Ya hemos llegado a Cuatro Caminos y la mujer que tengo delante tarda un poco en salir, lo suficiente para que el chico tome la delantera. Justo antes de doblar la esquina del pasillo, se da la vuelta y me mira, y yo le miro a él, pero como soy miope y no llevo las gafas no puedo descubrir la verdad. No sé si es él.

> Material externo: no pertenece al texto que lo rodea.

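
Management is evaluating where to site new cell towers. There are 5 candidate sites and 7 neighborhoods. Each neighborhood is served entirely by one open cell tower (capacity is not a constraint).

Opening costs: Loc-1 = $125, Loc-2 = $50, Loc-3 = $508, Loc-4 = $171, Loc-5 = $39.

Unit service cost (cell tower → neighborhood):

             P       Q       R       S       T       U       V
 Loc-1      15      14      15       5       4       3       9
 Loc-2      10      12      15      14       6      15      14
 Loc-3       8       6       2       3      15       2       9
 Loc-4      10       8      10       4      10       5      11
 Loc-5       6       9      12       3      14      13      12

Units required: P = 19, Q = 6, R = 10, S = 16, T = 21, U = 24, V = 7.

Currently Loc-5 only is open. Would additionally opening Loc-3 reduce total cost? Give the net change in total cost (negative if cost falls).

Current service cost with {Loc-5}: 1026.
Adding Loc-3: each neighborhood re-picks its cheapest; new service cost 623, saving 403.
Extra fixed cost: 508. Net change = 508 − 403 = 105.
(Totals: 1065 → 1170.)

No — net change +105 (cost rises by 105).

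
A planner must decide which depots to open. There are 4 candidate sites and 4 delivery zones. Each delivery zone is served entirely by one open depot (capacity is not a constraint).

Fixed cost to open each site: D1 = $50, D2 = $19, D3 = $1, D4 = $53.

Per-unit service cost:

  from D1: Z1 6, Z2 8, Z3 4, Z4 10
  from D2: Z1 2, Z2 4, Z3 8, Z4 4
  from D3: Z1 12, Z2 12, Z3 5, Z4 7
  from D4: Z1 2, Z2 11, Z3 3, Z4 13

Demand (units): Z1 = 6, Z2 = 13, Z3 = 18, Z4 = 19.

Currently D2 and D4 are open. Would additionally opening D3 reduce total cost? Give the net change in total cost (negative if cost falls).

No — net change +1 (cost rises by 1).

Current service cost with {D2, D4}: 194.
Adding D3: each delivery zone re-picks its cheapest; new service cost 194, saving 0.
Extra fixed cost: 1. Net change = 1 − 0 = 1.
(Totals: 266 → 267.)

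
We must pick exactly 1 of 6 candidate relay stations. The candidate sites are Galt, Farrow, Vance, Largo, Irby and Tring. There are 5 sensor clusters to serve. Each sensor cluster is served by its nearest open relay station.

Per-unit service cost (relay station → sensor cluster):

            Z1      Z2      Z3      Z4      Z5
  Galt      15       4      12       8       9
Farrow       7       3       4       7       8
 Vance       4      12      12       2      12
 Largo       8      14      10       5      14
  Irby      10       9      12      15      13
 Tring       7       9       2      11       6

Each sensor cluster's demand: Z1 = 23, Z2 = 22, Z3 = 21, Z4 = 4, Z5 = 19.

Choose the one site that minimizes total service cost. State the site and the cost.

With exactly 1 open, each sensor cluster uses its cheapest among the chosen.
{Farrow}: Z1→Farrow 7·23=161, Z2→Farrow 3·22=66, Z3→Farrow 4·21=84, Z4→Farrow 7·4=28, Z5→Farrow 8·19=152. Service cost 491.
{Tring}: service cost 559
{Vance}: service cost 844
Among all 6 size-1 choices, {Farrow} is lowest.

Choose Farrow only; total service cost 491.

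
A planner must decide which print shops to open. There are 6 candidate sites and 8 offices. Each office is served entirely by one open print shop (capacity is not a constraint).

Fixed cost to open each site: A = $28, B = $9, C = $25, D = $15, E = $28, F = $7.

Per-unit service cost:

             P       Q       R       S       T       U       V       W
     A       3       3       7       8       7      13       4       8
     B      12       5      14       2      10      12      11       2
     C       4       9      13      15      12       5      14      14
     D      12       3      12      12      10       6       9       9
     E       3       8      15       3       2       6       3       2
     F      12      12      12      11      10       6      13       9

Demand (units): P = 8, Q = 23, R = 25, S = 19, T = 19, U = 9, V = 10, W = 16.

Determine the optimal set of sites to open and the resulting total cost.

Open A, B and E; minimum total cost 525.

For any fixed open set, each office goes to its cheapest open site; total = fixed + service.
{A, B, E}: P→A 3·8=24, Q→A 3·23=69, R→A 7·25=175, S→B 2·19=38, T→E 2·19=38, U→E 6·9=54, V→E 3·10=30, W→B 2·16=32. Service 460; fixed 65; total 525.
{A, B, E, F}: service 460 + fixed 72 = 532
{A, E}: service 479 + fixed 56 = 535
{A, B, C, D, E, F}: P→A 3·8=24, Q→A 3·23=69, R→A 7·25=175, S→B 2·19=38, T→E 2·19=38, U→C 5·9=45, V→E 3·10=30, W→B 2·16=32. Service 451; fixed 112; total 563.
No other subset beats 525.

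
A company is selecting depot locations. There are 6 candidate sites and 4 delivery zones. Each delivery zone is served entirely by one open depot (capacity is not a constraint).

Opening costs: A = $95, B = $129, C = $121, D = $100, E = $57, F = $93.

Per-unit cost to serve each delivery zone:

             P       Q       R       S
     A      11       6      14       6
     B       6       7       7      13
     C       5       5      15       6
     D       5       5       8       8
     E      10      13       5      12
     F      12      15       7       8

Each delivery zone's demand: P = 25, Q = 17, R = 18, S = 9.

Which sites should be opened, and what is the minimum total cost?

For any fixed open set, each delivery zone goes to its cheapest open site; total = fixed + service.
{D}: P→D 5·25=125, Q→D 5·17=85, R→D 8·18=144, S→D 8·9=72. Service 426; fixed 100; total 526.
{D, E}: P→D 5·25=125, Q→D 5·17=85, R→E 5·18=90, S→D 8·9=72. Service 372; fixed 157; total 529.
{C, E}: service 354 + fixed 178 = 532
{A, B, C, D, E, F}: P→C 5·25=125, Q→C 5·17=85, R→E 5·18=90, S→A 6·9=54. Service 354; fixed 595; total 949.
No other subset beats 526.

Open D only; minimum total cost 526.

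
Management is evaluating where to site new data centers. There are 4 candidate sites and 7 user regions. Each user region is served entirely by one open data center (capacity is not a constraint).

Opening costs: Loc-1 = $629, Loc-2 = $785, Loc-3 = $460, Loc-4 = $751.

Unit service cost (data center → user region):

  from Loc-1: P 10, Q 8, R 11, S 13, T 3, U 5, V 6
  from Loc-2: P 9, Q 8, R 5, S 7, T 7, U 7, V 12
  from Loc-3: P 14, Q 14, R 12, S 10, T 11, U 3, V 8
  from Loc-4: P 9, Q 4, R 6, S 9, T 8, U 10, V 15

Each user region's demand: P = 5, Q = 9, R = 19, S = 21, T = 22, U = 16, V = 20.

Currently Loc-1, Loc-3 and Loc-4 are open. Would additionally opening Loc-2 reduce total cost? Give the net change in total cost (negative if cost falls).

No — net change +724 (cost rises by 724).

Current service cost with {Loc-1, Loc-3, Loc-4}: 618.
Adding Loc-2: each user region re-picks its cheapest; new service cost 557, saving 61.
Extra fixed cost: 785. Net change = 785 − 61 = 724.
(Totals: 2458 → 3182.)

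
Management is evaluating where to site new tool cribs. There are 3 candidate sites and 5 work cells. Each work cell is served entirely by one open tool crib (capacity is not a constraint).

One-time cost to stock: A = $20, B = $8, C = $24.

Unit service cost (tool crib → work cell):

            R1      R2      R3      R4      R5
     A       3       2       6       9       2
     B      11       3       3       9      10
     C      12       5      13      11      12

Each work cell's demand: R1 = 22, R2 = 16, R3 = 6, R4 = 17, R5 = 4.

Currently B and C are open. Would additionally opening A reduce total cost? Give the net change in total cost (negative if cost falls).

Current service cost with {B, C}: 501.
Adding A: each work cell re-picks its cheapest; new service cost 277, saving 224.
Extra fixed cost: 20. Net change = 20 − 224 = -204.
(Totals: 533 → 329.)

Yes — net change −204 (cost falls by 204).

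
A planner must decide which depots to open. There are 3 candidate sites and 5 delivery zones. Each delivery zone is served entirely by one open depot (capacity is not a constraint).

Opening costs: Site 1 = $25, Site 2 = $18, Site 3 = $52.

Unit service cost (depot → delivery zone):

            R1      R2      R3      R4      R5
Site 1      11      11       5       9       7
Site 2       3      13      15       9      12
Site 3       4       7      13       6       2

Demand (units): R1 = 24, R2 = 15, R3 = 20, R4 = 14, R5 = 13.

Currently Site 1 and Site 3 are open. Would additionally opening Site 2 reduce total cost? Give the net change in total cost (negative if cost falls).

Yes — net change −6 (cost falls by 6).

Current service cost with {Site 1, Site 3}: 411.
Adding Site 2: each delivery zone re-picks its cheapest; new service cost 387, saving 24.
Extra fixed cost: 18. Net change = 18 − 24 = -6.
(Totals: 488 → 482.)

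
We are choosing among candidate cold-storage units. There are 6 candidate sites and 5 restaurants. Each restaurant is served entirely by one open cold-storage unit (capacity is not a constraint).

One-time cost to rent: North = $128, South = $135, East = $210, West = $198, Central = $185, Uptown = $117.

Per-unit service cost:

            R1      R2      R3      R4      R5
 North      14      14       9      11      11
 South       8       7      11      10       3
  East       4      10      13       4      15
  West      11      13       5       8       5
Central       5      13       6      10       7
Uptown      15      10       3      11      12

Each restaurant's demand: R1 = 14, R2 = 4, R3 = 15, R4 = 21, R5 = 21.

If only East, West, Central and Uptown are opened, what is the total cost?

Total cost: 1040

Each restaurant is assigned to its cheapest site among the open ones.
{East, West, Central, Uptown}: R1→East 4·14=56, R2→East 10·4=40, R3→Uptown 3·15=45, R4→East 4·21=84, R5→West 5·21=105. Service 330; fixed 710; total 1040.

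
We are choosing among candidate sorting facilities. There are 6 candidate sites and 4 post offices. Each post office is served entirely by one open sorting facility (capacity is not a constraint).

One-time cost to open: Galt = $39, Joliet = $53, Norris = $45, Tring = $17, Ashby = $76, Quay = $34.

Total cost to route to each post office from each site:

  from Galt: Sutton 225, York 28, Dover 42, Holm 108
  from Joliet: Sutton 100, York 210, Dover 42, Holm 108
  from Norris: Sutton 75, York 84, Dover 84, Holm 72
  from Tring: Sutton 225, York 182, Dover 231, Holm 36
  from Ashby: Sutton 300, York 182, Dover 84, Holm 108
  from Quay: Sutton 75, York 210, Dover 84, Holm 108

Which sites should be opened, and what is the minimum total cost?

For any fixed open set, each post office goes to its cheapest open site; total = fixed + service.
{Galt, Tring, Quay}: Sutton→Quay 75, York→Galt 28, Dover→Galt 42, Holm→Tring 36. Service 181; fixed 90; total 271.
{Galt, Norris, Tring}: service 181 + fixed 101 = 282
{Galt, Norris}: service 217 + fixed 84 = 301
{Galt, Joliet, Norris, Tring, Ashby, Quay}: Sutton→Norris 75, York→Galt 28, Dover→Galt 42, Holm→Tring 36. Service 181; fixed 264; total 445.
No other subset beats 271.

Open Galt, Tring and Quay; minimum total cost 271.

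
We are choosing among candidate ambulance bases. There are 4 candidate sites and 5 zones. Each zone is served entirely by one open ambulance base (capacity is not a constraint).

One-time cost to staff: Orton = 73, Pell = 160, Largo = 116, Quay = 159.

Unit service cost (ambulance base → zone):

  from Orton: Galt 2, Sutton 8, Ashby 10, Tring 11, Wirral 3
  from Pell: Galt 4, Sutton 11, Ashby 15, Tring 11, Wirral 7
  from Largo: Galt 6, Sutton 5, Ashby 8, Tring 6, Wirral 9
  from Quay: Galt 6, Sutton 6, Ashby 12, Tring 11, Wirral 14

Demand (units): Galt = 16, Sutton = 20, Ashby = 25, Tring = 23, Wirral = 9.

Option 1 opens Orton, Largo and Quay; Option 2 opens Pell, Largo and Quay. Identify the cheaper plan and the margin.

Option 1 is cheaper by 155.

Option 1: {Orton, Largo, Quay}: Galt→Orton 2·16=32, Sutton→Largo 5·20=100, Ashby→Largo 8·25=200, Tring→Largo 6·23=138, Wirral→Orton 3·9=27. Service 497; fixed 348; total 845.
Option 2: {Pell, Largo, Quay}: Galt→Pell 4·16=64, Sutton→Largo 5·20=100, Ashby→Largo 8·25=200, Tring→Largo 6·23=138, Wirral→Pell 7·9=63. Service 565; fixed 435; total 1000.
Difference: |845 − 1000| = 155.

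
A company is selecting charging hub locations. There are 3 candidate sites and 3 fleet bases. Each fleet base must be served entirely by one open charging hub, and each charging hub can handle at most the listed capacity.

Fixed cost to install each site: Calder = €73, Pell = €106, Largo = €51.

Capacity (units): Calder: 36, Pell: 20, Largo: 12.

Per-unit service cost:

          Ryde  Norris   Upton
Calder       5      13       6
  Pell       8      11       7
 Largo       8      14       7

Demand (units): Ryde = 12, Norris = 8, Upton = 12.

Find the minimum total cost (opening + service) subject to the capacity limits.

Open {Calder}: Ryde→Calder 5·12=60, Norris→Calder 13·8=104, Upton→Calder 6·12=72.
Loads: Calder carries 32/36. Service 236; fixed 73; total 309.
Next best feasible plan costs 360.

Minimum total cost: 309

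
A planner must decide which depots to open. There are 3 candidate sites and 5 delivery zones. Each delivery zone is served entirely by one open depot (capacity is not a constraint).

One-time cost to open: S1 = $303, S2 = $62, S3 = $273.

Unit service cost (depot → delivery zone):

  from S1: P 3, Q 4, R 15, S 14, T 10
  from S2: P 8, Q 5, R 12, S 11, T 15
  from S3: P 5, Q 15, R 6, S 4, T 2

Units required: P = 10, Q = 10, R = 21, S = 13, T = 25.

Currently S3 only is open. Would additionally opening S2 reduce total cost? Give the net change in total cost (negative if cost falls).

Yes — net change −38 (cost falls by 38).

Current service cost with {S3}: 428.
Adding S2: each delivery zone re-picks its cheapest; new service cost 328, saving 100.
Extra fixed cost: 62. Net change = 62 − 100 = -38.
(Totals: 701 → 663.)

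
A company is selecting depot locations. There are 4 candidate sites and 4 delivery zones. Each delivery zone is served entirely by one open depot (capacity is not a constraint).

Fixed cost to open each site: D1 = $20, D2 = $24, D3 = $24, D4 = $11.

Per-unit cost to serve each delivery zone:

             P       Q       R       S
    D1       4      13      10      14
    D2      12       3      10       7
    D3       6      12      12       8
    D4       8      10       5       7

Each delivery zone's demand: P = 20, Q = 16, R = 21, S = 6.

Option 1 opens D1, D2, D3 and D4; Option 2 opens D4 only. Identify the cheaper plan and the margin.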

sábado, 5 de noviembre de 2011

Bloqueo

Este es uno de los primeros ejercicios que hicimos, escoger un objeto y elaborar un relato pero sin decir de qué objeto se trata:

Venga, venga, ¡deja de mirarme! Me tienes miedo ¿verdad? Bueno, quizás no sea miedo como tal, pero cierta inquietud, desasosiego, sé que pasan por tu cuerpo, por tu mente. Sigues mirándome, pensando, no sabes qué objeto escoger. Echas la culpa a las musas, dices “no es mi día” o “es que hoy no estoy inspirada”. ¡Bah, excusas! Sé que te doy miedo. Al fin y al cabo, soy yo el que produce tus palabras. De mí depende hacerlo bien o hacerlo mal. Tratas de disculparte argumentando “bah, eso de bien o mal es sólo un argumento maniqueo”, pero en el fondo te da pavor fracasar, te da pavor no hacerlo bien, te da pavor el qué dirán y, sobre todo, te da pavor no ser capaz de hacerlo. Te veo y sé que me miras, sé que te torturo. Es un reto, un duelo. Mientras yo permanezco plácidamente tumbado, con mi grafito reluciente, casi desafiante, tú mente sigue y sigue girando. Parezco afilado, te dices. Quizás demasiado, añades. ¿Y si me rompes al usarme?, te atreves a imaginar. Pero si no me coges, jamás podrás comprobarlo. Soy negro por dentro y bicolor por fuera, sí, pero puedo producir miles de colores, miles de ideas, miles de situaciones tiernas o terroríficas, bellas o desagradables, dulces o pornográficas pero ¡tienes que cogerme!